Nesse contexto, a compactação do solo pode provocar uma série de efeitos negativos sobre o desenvolvimento da soja, abrangendo desde a restrição ao crescimento e à distribuição do sistema radicular, limitando o acesso das raízes às camadas mais profundas do solo, até alterações na nodulação e na fixação biológica de nitrogênio. Além disso, condições de compactação podem favorecer ambientes com menor aeração e drenagem, alterando as condições físicas do solo e podendo contribuir para o desenvolvimento de determinados patógenos de solo, de origem fúngica e parasitária.

Esses efeitos podem comprometer a formação dos componentes de produtividade e, consequentemente, o rendimento final da cultura. Entre as principais alterações físicas decorrentes da compactação estão o aumento da densidade e da resistência mecânica do solo e a redução do volume total de poros, especialmente dos macroporos (Debiasi; Santos; Gonçalves, 2021).

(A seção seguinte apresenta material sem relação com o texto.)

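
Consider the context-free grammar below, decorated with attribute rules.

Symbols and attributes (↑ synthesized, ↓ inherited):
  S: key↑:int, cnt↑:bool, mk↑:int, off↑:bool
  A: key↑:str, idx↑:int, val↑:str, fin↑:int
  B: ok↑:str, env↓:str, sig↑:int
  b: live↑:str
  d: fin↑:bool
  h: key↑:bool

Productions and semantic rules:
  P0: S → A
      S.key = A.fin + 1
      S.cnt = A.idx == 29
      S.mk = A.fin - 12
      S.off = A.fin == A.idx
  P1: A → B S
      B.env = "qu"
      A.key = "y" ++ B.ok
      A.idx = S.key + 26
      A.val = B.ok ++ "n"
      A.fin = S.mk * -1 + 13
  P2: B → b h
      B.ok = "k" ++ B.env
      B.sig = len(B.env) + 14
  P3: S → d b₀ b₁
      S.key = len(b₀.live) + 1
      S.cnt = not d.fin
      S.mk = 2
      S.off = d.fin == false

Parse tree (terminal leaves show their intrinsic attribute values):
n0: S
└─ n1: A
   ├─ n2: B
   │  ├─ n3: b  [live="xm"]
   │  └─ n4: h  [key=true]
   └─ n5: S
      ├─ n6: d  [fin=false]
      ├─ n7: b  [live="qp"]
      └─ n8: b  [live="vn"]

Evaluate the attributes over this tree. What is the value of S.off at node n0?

1. n2.env = "qu"  ["qu"]
2. n3.live = "xm"  [terminal]
3. n4.key = true  [terminal]
4. n2.ok = "kqu"  ["k" ++ B.env]
5. n2.sig = 16  [len(B.env) + 14]
6. n6.fin = false  [terminal]
7. n7.live = "qp"  [terminal]
8. n8.live = "vn"  [terminal]
9. n5.key = 3  [len(b₀.live) + 1]
10. n5.cnt = true  [not d.fin]
11. n5.mk = 2  [2]
12. n5.off = true  [d.fin == false]
13. n1.key = "ykqu"  ["y" ++ B.ok]
14. n1.idx = 29  [S.key + 26]
15. n1.val = "kqun"  [B.ok ++ "n"]
16. n1.fin = 11  [S.mk * -1 + 13]
17. n0.key = 12  [A.fin + 1]
18. n0.cnt = true  [A.idx == 29]
19. n0.mk = -1  [A.fin - 12]
20. n0.off = false  [A.fin == A.idx]

false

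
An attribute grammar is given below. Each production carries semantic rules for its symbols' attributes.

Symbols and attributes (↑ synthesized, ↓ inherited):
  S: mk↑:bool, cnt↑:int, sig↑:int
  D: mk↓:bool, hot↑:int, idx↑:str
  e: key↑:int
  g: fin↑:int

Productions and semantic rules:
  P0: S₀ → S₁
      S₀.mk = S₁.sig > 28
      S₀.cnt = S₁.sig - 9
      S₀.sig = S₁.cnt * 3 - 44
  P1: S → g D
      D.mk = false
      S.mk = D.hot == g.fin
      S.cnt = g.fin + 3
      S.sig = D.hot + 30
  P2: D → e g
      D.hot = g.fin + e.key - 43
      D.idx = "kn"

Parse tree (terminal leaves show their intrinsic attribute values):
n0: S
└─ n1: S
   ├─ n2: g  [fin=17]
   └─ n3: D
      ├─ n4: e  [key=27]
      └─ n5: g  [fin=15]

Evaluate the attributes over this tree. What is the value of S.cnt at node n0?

1. n2.fin = 17  [terminal]
2. n3.mk = false  [false]
3. n4.key = 27  [terminal]
4. n5.fin = 15  [terminal]
5. n3.hot = -1  [g.fin + e.key - 43]
6. n3.idx = "kn"  ["kn"]
7. n1.mk = false  [D.hot == g.fin]
8. n1.cnt = 20  [g.fin + 3]
9. n1.sig = 29  [D.hot + 30]
10. n0.mk = true  [S₁.sig > 28]
11. n0.cnt = 20  [S₁.sig - 9]
12. n0.sig = 16  [S₁.cnt * 3 - 44]

20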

Conforme observado por Rosa et al. (2019), o aumento da resistência do solo à penetração decorrente da compactação pode refletir negativamente em diferentes características de crescimento e componentes de produtividade da soja. Os autores observaram alterações em variáveis como altura de plantas, diâmetro do caule, número de legumes e número de folhas, com impactos negativos sobre o desempenho produtivo da cultura.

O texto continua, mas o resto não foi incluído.